Child Support Provisions

The section of the Illinois code which deals with child support is 750 ILCS 5/505. This report outlines factors in determining child support, penalties for non-payment of child support, and notification procedures for changes to those paying and receiving child support.

I. Child Support Determination

(A) Child support is awarded for children who are under the age of 18 or children who are 19 but are still in high school.
(B) Standard Guidelines on child support percentage amounts of net income on child support:

  • 1 child 20%,
  • 2 children 28%,
  • 3 children 32%,
  • 4 children 40%,
  • 5 children 45%,
  • 6 children 50%.

(C) “Net income” is defined as the total of all income from all sources, minus the following deductions:

  • Federal income tax;
  • State income tax;
  • Social Security;
  • Mandatory retirement contributions required by payor’s employer;
  • Union dues;
  • Health insurance premiums for payor and children; Previous obligations of support or maintenance paid pursuant to a Court order; Expenditures for repayment of debts that represent reasonable and necessary expenses for the production of income, medical expenditures necessary to preserve life or health, reasonable expenditures for the benefit of the child and the other parent, exclusive of gifts. The court shall reduce net income in determining the minimum amount of support to be ordered only for the period that such payments are due and shall enter an order containing provisions for its self-executing modification upon termination of such payment period.

(D) Examples of allowed deductions which may be partially or fully deductible when determining net income:

  • Belief of increase of income as a result of expense: Courts will allow for a decrease in income from a business for a time period if that decrease will bring about a higher income in the future.
  • Student Loans deductible for net income purposes: courts have found that student loans can be deductible because it is does bring with it an increase in income, however the courts will look to see if taking the amount of student loans was reasonable and could reduce the percentage of deductibility of student loans (i.e. Could the payor have gone to a cheaper school, could the payor have worked during school etc.)
  • General Expenses for the Benefit of the Child: Money the payor spends on the children (gifts are not included in this determination).
  • Day care contribution can be used as a deduction from net income due to the fact that it is a reasonable expenditure for the benefit of the child and the other parent.

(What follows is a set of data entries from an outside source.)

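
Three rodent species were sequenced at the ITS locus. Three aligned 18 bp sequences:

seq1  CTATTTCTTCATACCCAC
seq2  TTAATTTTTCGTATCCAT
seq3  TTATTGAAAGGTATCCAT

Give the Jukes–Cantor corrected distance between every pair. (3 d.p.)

d(seq1,seq2) = 0.441, d(seq1,seq3) = 0.824, d(seq2,seq3) = 0.441

seq1–seq2: 6/18 sites differ → p ≈ 0.333333, d = −0.75 ln(1 − 0.444444) = 0.440839 ≈ 0.441.
seq1–seq3: 9/18 sites differ → p = 0.5, d = −0.75 ln(1 − 0.666667) = 0.823960 ≈ 0.824.
seq2–seq3: 6/18 sites differ → p ≈ 0.333333, d = −0.75 ln(1 − 0.444444) = 0.440839 ≈ 0.441.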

(E) Undeterminable income: The final order in all cases shall state the support level in dollar amounts. However, if the court finds that the child support amount cannot be expressed exclusively as a dollar amount because all or a portion of the payor’s net income is uncertain as to source, time of payment, or amount, the court may order a percentage amount of support in addition to a specific dollar amount and enter such other orders as may be necessary to determine and enforce, on a timely basis, the applicable support ordered.

  • Income Averaging: Where there is a fluctuating income amount
    the courts can average income of previous consecutive years.